Biogas was measured to monitor inhibition of methanogenesis. At pH 8, the increase of temperature produced larger biogas volume, resulting in 17.8 ± 0.8 Nml gVS−1 in SI35pH8 and 25.1 ± 5.2 Nml gVS−1 in SI55pH8. However, at pH 10, the biogas production was inhibited; thus, loss of VFA by methanogenesis was constrained. In particular, the volume measured was 0.0 ± 0.0 Nml gVS−1 in SI35pH10 and 0.1 ± 0.1 Nml gVS−1 in SI55pH10.

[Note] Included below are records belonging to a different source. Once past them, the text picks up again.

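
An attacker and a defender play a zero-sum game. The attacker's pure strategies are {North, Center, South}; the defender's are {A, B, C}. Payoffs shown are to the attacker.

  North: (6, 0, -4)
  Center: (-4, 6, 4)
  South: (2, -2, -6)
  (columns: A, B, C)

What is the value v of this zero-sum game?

Row minima: North → -4, Center → -4, South → -6; maximin = -4.
Column maxima: A → 6, B → 6, C → 4; minimax = 4.
-4 ≠ 4, so there is no saddle point; optimal play is mixed.
South is strictly dominated by North, so the attacker never plays it.
B is strictly dominated by C (it gives the attacker strictly more in every row), so the defender never plays it.
On the remaining 2×2 (North, Center vs A, C):
Let the attacker play North with probability p. Expected payoff against A: 6p + (-4)(1−p) = 10p − 4; against C: (-4)p + 4(1−p) = −8p + 4.
Setting these equal: 10p − 4 = −8p + 4 ⇒ 18p = 8 ⇒ p = 4/9, and the value is (10)·(4/9) − 4 = 4/9.
For the defender: with q = P(A), equating North's and Center's payoffs gives 10q − 4 = −8q + 4 ⇒ q = 4/9.

4/9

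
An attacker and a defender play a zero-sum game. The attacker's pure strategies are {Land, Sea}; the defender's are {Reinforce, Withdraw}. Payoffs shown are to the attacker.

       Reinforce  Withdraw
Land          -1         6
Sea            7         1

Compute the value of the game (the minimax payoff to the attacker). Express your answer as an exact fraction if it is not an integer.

43/13

Row minima: Land → -1, Sea → 1; maximin = 1.
Column maxima: Reinforce → 7, Withdraw → 6; minimax = 6.
1 ≠ 6, so there is no saddle point; optimal play is mixed.
Let the attacker play Land with probability p. Expected payoff against Reinforce: (-1)p + 7(1−p) = −8p + 7; against Withdraw: 6p + 1(1−p) = 5p + 1.
Setting these equal: −8p + 7 = 5p + 1 ⇒ −13p = -6 ⇒ p = 6/13, and the value is (-8)·(6/13) + 7 = 43/13.
For the defender: with q = P(Reinforce), equating Land's and Sea's payoffs gives −7q + 6 = 6q + 1 ⇒ q = 5/13.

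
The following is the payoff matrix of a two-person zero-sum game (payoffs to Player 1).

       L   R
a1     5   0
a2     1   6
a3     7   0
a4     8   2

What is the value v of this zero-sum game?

46/11

Row minima: a1 → 0, a2 → 1, a3 → 0, a4 → 2; maximin = 2.
Column maxima: L → 8, R → 6; minimax = 6.
2 ≠ 6, so there is no saddle point; optimal play is mixed.
a1 is strictly dominated by a4, so Player 1 never plays it.
a3 is strictly dominated by a4, so Player 1 never plays it.
On the remaining 2×2 (a2, a4 vs L, R):
Let Player 1 play a2 with probability p. Expected payoff against L: 1p + 8(1−p) = −7p + 8; against R: 6p + 2(1−p) = 4p + 2.
Setting these equal: −7p + 8 = 4p + 2 ⇒ −11p = -6 ⇒ p = 6/11, and the value is (-7)·(6/11) + 8 = 46/11.
For Player 2: with q = P(L), equating a2's and a4's payoffs gives −5q + 6 = 6q + 2 ⇒ q = 4/11.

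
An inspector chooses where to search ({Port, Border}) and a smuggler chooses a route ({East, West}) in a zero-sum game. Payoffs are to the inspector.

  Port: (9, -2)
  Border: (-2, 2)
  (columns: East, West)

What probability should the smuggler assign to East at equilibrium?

4/15

Row minima: Port → -2, Border → -2; maximin = -2.
Column maxima: East → 9, West → 2; minimax = 2.
-2 ≠ 2, so there is no saddle point; optimal play is mixed.
Let the inspector play Port with probability p. Expected payoff against East: 9p + (-2)(1−p) = 11p − 2; against West: (-2)p + 2(1−p) = −4p + 2.
Setting these equal: 11p − 2 = −4p + 2 ⇒ 15p = 4 ⇒ p = 4/15, and the value is (11)·(4/15) − 2 = 14/15.
For the smuggler: with q = P(East), equating Port's and Border's payoffs gives 11q − 2 = −4q + 2 ⇒ q = 4/15.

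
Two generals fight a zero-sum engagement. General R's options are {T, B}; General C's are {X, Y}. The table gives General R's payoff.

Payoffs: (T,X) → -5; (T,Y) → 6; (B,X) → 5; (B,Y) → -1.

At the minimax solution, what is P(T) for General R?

Row minima: T → -5, B → -1; maximin = -1.
Column maxima: X → 5, Y → 6; minimax = 5.
-1 ≠ 5, so there is no saddle point; optimal play is mixed.
Let General R play T with probability p. Expected payoff against X: (-5)p + 5(1−p) = −10p + 5; against Y: 6p + (-1)(1−p) = 7p − 1.
Setting these equal: −10p + 5 = 7p − 1 ⇒ −17p = -6 ⇒ p = 6/17, and the value is (-10)·(6/17) + 5 = 25/17.
For General C: with q = P(X), equating T's and B's payoffs gives −11q + 6 = 6q − 1 ⇒ q = 7/17.

6/17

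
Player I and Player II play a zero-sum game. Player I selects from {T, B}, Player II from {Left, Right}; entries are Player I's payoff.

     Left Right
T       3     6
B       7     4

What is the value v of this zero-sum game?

5

Row minima: T → 3, B → 4; maximin = 4.
Column maxima: Left → 7, Right → 6; minimax = 6.
4 ≠ 6, so there is no saddle point; optimal play is mixed.
Let Player I play T with probability p. Expected payoff against Left: 3p + 7(1−p) = −4p + 7; against Right: 6p + 4(1−p) = 2p + 4.
Setting these equal: −4p + 7 = 2p + 4 ⇒ −6p = -3 ⇒ p = 1/2, and the value is (-4)·(1/2) + 7 = 5.
For Player II: with q = P(Left), equating T's and B's payoffs gives −3q + 6 = 3q + 4 ⇒ q = 1/3.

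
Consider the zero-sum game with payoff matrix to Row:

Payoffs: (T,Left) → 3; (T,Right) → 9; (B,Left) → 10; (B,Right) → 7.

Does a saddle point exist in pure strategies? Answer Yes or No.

Row minima: T → 3, B → 7; maximin = 7.
Column maxima: Left → 10, Right → 9; minimax = 9.
7 ≠ 9, so no pure-strategy equilibrium exists.

No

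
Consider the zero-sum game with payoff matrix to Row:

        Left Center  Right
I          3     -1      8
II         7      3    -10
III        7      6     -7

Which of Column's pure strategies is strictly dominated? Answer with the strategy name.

Left

Center holds Row's payoff strictly below Left in every row: -1 < 3, 3 < 7, 6 < 7.
So Left is strictly dominated for Column.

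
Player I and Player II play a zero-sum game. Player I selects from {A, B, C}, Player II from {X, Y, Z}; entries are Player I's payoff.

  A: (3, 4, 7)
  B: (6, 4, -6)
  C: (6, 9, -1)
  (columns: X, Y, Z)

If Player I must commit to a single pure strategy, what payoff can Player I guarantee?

Row minima: A → 3, B → -6, C → -1.
The best of these is 3.

3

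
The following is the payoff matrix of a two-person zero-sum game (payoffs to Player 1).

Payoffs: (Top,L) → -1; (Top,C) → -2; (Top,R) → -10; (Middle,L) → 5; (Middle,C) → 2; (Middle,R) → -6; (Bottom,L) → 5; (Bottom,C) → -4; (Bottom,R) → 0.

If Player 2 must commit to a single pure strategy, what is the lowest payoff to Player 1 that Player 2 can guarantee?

Column maxima: L → 5, C → 2, R → 0.
The smallest of these is 0.

0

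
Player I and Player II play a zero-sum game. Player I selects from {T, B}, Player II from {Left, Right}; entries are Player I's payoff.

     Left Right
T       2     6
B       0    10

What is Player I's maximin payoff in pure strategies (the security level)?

Row minima: T → 2, B → 0.
The best of these is 2.

2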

Further research on improving nutrient availability of PPBS could follow two paths. The positive correlation of pH and sCOD motivate assessing sCOD production at pH > 10 and temperature > 55 °C, however, impairing the preconditions for generation of VFA. The tolerance of BSFL to substrate pH > 10 has not been assessed; however, the BSFL tolerate a wide range of pH. Published studies indicate that BSFL grow equal good on substrates with a pH around 6 as on substrates with a pH of 10 [53, 59]. This illustrates the possibility of fermenting PPBS at pH > 10. The second path focusing on improvement of nutrient availability by maximizing VFA would apply other measures than increase in pH such as co-fermentation and the effect of other types of inoculum. Lin et al. [48] and Li et al. [54] applied co-fermentation with food waste and use of rumen microorganisms as inoculate, respectively. Co-fermentation has been suggested as a method to improve pH and C/N-ratio of a fermentation substrate [48]. Co-fermentation of substrate with high pH or C/N-ratio with a substrate with a low pH or C/N-ratio could give a mixture with suitable pH and C/N-ratio. The C/N-ratio of PPBS was not analyzed in this study; however, reported C/N-ratios for PPBS in published studies is in the range of 8–50 [60,61,62]. A C/N-ratio of 20–30 is considered optimum for anaerobic digestion [63]. For instance, for co-fermentation of green waste and food waste and organic fraction of municipal solid waste the optimum C/N-ratio was 23 and 27, respectively [64, 65]. Lin et al. [48] found co-fermentation of paper sludge and food waste favorable for production of VFA compared to fermentation of paper sludge alone. In addition, rumen microorganisms digest lignocellulose well [66] and are therefore suggested as inoculum for fermentation of lignocellulosic wastes [54]. Furthermore, further research should focus on methods such as over-liming, two-phase separation, and advanced oxidation [2] for removal of inhibiting substances generated during pretreatment of PPBS.

4 Conclusions

This study assessed fermentation of PPBS as pretreatment to improve PPBS feasibility as feed for black soldier fly larvae by increasing content of sCOD and volatile fatty acids (VFA). The obtained concentration of VFA was too low compared to the VFA concentration needed to improve growth of BSFL according to earlier published rearing trials. An initial pH of 10 and inoculum addition substantially increased the concentration of sCOD. Fermentation as done in this study does not convert PPBS to a feasible feed for black soldier fly larvae; thus, further research on improved fermentation is needed. However, fermentation at alkaline pH and addition of inoculum increases the final pH of PPBS which improves its feasibility as feed for BSFL. Future studies should explore pH > 10 and temperatures > 55 °C to increase sCOD and improving generation of VFA by removal of inhibiting substances, testing other types of inoculum (rumen microorganisms), and co-fermentation.